Each move is different than the last; hopefully you’re getting better and better at packing and organizing so that the unpacking process is easier. Or maybe you’re like my sister and you just close your eyes and throw everything into a box and tell yourself you’ll “sort through it later”…… and 15 years “later” you’re finding unmatching earrings, faded pink headbands and a barely functioning Game Boy Color from 1998 in a dusty, yellowed, plastic drawer somewhere.

We thrive off of habits and routines, especially when we figure out what works well for us. That’s not to say we don’t need a change of pace or a new environment sometimes (like after living between Troost and Paseo near the 39th block of KCMO and walking to your apartment complex door under the street lamps with your key strategically sticking through your knuckles for a year and a half) – but generally speaking we get comfortable in our habits (good or bad) and change can be a challenge.

Remember how scared you were to “graduate” from 8th grade and start your freshman year of high school? Woof.

How about that feeling of starting your senior year of high school, reflecting back on your twirpy 8th grade self, pretending that Drake actually wrote “Started from the Bottom” specifically to target that momentous day of your teenage life? Positive transition? Or… maybe not if you’re one of those folks who thought high school was the TIME OF YOUR LIFE 🌚

What about that transition from graduating high school to your first year of college away from home? Learning how to function as a human without a parent or guardian breathing down your neck while simultaneously attempting to make it to each class, workout, practice, and so on and so forth without missing your 11am futon nap?

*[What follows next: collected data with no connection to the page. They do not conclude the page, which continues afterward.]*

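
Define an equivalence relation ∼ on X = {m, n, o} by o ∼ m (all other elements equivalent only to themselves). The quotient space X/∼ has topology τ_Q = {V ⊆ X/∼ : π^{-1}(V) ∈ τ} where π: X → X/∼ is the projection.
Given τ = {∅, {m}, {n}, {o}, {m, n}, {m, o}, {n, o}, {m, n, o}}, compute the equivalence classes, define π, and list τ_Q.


X/∼ = {[m=o], [n]}; |τ_Q| = 4.

Equivalence classes: [m=o], [n].
Quotient map π: X → X/∼ sends m ↦ [m=o], n ↦ [n], o ↦ [m=o].
For each subset V ⊆ X/∼, compute π^{-1}(V) ⊆ X and check whether π^{-1}(V) ∈ τ. V is open in τ_Q iff π^{-1}(V) ∈ τ.
  V = {}: π^{-1}(V) = ∅ ∈ τ ✓.
  V = {[m=o]}: π^{-1}(V) = {m, o} ∈ τ ✓.
  V = {[n]}: π^{-1}(V) = {n} ∈ τ ✓.
  V = {[m=o], [n]}: π^{-1}(V) = {m, n, o} ∈ τ ✓.
Open sets in the quotient: τ_Q = {{}, {[m=o]}, {[n]}, {[m=o], [n]}} (4 elements).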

If you break it down, we are constantly in transition. One year to the next, one week to the next, one day to the next, one moment to the next. Transition from the bed to the bathroom in the morning, from brushing your teeth to cooking breakfast, from walking down the stairs to driving to work or to school, always transitioning from one task to the next. We are champions of transition – yet we definitely get uncomfortable when we are experiencing a transition that doesn’t feel so familiar.

I think sometimes when we are constantly caught in transition, especially from one stressful experience to the next (cue definition of toxic stress) it can be easy to lose ourselves and lose sight of the ground. You ever trip down a hill and you’re just rolling and rolling over and over and you have no idea what direction is up or down or sideways? Transitions can feel like that, too.

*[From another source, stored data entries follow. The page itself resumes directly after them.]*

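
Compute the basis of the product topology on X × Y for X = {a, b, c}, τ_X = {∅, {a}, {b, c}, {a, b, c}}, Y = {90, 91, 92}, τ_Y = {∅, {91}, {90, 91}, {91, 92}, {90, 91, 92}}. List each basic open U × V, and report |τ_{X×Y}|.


Basis B = {∅ × ∅, {a} × {91}, {a} × {90, 91}, {a} × {91, 92}, {b, c} × {91}, {a} × {90, 91, 92}, {a, b, c} × {91}, {b, c} × {90, 91}, {b, c} × {91, 92}, {a, b, c} × {90, 91}, {a, b, c} × {91, 92}, {b, c} × {90, 91, 92}, {a, b, c} × {90, 91, 92}}; |τ_{X×Y}| = 25.

Enumerate products U × V with U ∈ τ_X, V ∈ τ_Y (deduplicated):
  ∅ × ∅ = {} (∅)
  {a} × {91} = {(a,91)}
  {a} × {90, 91} = {(a,90), (a,91)}
  {a} × {91, 92} = {(a,91), (a,92)}
  {b, c} × {91} = {(b,91), (c,91)}
  {a} × {90, 91, 92} = {(a,90), (a,91), (a,92)}
  {a, b, c} × {91} = {(a,91), (b,91), (c,91)}
  {b, c} × {90, 91} = {(b,90), (b,91), (c,90), (c,91)}
  {b, c} × {91, 92} = {(b,91), (b,92), (c,91), (c,92)}
  {a, b, c} × {90, 91} = {(a,90), (a,91), (b,90), (b,91), (c,90), (c,91)}
  {a, b, c} × {91, 92} = {(a,91), (a,92), (b,91), (b,92), (c,91), (c,92)}
  {b, c} × {90, 91, 92} = {(b,90), (b,91), (b,92), (c,90), (c,91), (c,92)}
  {a, b, c} × {90, 91, 92} = {(a,90), (a,91), (a,92), (b,90), (b,91), (b,92), (c,90), (c,91), (c,92)}
These 13 distinct sets form the basis B.
Close under arbitrary unions to get τ_{X×Y}; counting gives |τ_{X×Y}| = 25.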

It’s so important for us to connect to our values in these moments. Lean into the transition with all of the feelings and emotions it brings, and look for places to dig your roots in. Leave room to grow in your new pot and start thinking about how you’d like to be replanted when your rootball grows too big and you are craving fresh soil and a bigger pot. 

Think about what values make you who you are, or about a time you felt like you lived your values in a super big way. Whether you’re in sport, retired from sport, or have never competed in a sport in your entire life – this applies to all of us. Who are the people in your life that bring out the best in you? What actions can you take that make you feel more connected to your values?

Connecting to your “why” can sound super cheesy sometimes, but connecting to your “why” and being intentional with that is the “how” to finding yourself when you’ve been finding yourself lost in transition for a while.